На мой взгляд, в любви мистика и его отношении к Богу заметна, однако, некоторая навязчивость. Никто не станет отрицать того, что человек должен любить Бога всею душою, всеми помышлениями своими, или того, что такая любовь не только долг, но и высшее блаженство человека, тем не менее из этого не следует, что мистик имеет право пренебречь во имя этой любви к Богу условиями действительной жизни, в которые он поставлен самим же Богом. Пренебрегая ими, он пренебрегает и любовью Бога к себе или требует от Него иного выражения этой любви, чем то, которое угодно было проявить Ему. Сюда вполне применимы слова пророка Самуила: «Покорность лучше всякой жертвы». Навязчивость мистика может принять и еще более опасную форму в том случае, если он основывает свои отношения к Богу на уверенности быть, благодаря той или другой случайности, особым избранником и любимцем Божьим. Такой уверенностью мистик унижает и Бога и себя; себя — потому что вообще унизительно отличаться от других, благодаря какому-либо случайному обстоятельству; Бога — потому что таким путем превращает Его в идола, а себя — в Его любимца.

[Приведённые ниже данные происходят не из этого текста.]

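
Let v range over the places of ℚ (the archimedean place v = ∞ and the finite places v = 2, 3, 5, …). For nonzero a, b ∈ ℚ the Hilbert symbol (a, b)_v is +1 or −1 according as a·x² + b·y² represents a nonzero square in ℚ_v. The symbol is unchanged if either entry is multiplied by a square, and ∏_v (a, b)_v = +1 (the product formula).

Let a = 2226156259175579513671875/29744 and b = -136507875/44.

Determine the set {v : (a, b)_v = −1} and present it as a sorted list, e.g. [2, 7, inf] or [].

[3, 5, 11, 23]

(a, b) ≡ (72105, -1225785) mod (ℚ^×)²; places V = {2, 3, 5, 7, 11, 13, 17, 19, 23, ∞}.
(a,b)_17: α=2, u≡9; β=1, v≡16 (mod 17); (9|17)=+1, (16|17)=+1; sign (−1)^0·+1^1·+1^2 = +1.
(a,b)_3: α=9, u≡2; β=1, v≡2 (mod 3); (2|3)=-1, (2|3)=-1; sign (−1)^1·-1^1·-1^9 = -1.
(a,b)_19: α=3, u≡12; β=1, v≡9 (mod 19); (12|19)=-1, (9|19)=+1; sign (−1)^1·-1^1·+1^3 = +1.
(a,b)_7: α=4, u≡5; β=2, v≡3 (mod 7); (5|7)=-1, (3|7)=-1; sign (−1)^0·-1^2·-1^4 = +1.
(a,b)_23: α=3, u≡5; β=1, v≡22 (mod 23); (5|23)=-1, (22|23)=-1; sign (−1)^1·-1^1·-1^3 = -1.
(a,b)_2: α=-4, β=-2; u≡1, v≡7 (mod 8); ε(u)ε(v)=0·1, αω(v)=-4·0, βω(u)=-2·0; sum ≡ 0  ⇒  +1.
(a,b)_5: α=9, u≡4; β=3, v≡3 (mod 5); (4|5)=+1, (3|5)=-1; sign (−1)^0·+1^3·-1^9 = -1.
(a,b)_∞: sgn(72105)=+, sgn(-1225785)=−, so +1.
(a,b)_13: α=-2, u≡11; β=0, v≡11 (mod 13); (11|13)=-1, (11|13)=-1; sign (−1)^0·-1^0·-1^-2 = +1.
(a,b)_11: α=-1, u≡7; β=-1, v≡6 (mod 11); (7|11)=-1, (6|11)=-1; sign (−1)^1·-1^-1·-1^-1 = -1.
(72105, -1225785 / ℚ) ramifies at {3, 5, 11, 23}: a division algebra.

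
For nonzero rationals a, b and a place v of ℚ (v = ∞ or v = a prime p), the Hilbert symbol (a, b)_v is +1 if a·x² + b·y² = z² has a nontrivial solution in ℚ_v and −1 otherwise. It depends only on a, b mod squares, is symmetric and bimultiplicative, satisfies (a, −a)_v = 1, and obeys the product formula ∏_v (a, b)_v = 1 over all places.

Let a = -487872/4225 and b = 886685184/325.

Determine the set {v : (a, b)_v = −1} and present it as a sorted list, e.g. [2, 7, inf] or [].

[3, 7, 13, 17]

Mod squares: a ≡ -7, b ≡ 102102. Check v ∈ {∞, 2, 3, 5, 7, 11, 13, 17}.
v=3: a=3^2·(≡2), b=3^3·(≡2) mod 3; (2|3)=-1, (2|3)=-1; (−1)^{2·3·1}·(-1)^3·(-1)^2 = -1.
v=2: v_2(a)=6, v_2(b)=9; units ≡ 1, 3 (mod 8); ε·ε+αω+βω = 0·1+6·1+9·0 ≡ 0  ⇒  (a,b)_2 = +1.
v=5: a=5^-2·(≡2), b=5^-2·(≡3) mod 5; (2|5)=-1, (3|5)=-1; (−1)^{-2·-2·2}·(-1)^-2·(-1)^-2 = +1.
v=11: a=11^2·(≡5), b=11^1·(≡5) mod 11; (5|11)=+1, (5|11)=+1; (−1)^{2·1·5}·(+1)^1·(+1)^2 = +1.
v=17: a=17^0·(≡5), b=17^1·(≡7) mod 17; (5|17)=-1, (7|17)=-1; (−1)^{0·1·8}·(-1)^1·(-1)^0 = -1.
v=7: a=7^1·(≡6), b=7^3·(≡3) mod 7; (6|7)=-1, (3|7)=-1; (−1)^{1·3·3}·(-1)^3·(-1)^1 = -1.
v=∞: -7 < 0 and 102102 > 0  ⇒  (a,b)_∞ = +1.
v=13: a=13^-2·(≡8), b=13^-1·(≡5) mod 13; (8|13)=-1, (5|13)=-1; (−1)^{-2·-1·6}·(-1)^-1·(-1)^-2 = -1.
(-7, 102102 / ℚ) ramifies at {3, 7, 13, 17}: a division algebra.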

Кроме того, мне не нравится жизненная дряблость и слабость мистика, являющиеся его постоянными отличительными чертами. Разумеется, вполне естественно, что человек желает в глубине души удостовериться в искренности и правдивости своей любви к Богу, чувствует время от времени побуждение проверить это высокое чувство, — кто станет отрицать похвальность такого побуждения? Тем не менее никому не следует предпринимать эти поверки ежеминутно. Душевное величие человека выражается именно его непоколебимою верою в любовь Бога к себе, а эта вера влечет за собою и веру в искренность своей любви к Богу и радостную покорность Его воле, выражающееся примирением с теми жизненными условиями, в которые он поставлен Богом.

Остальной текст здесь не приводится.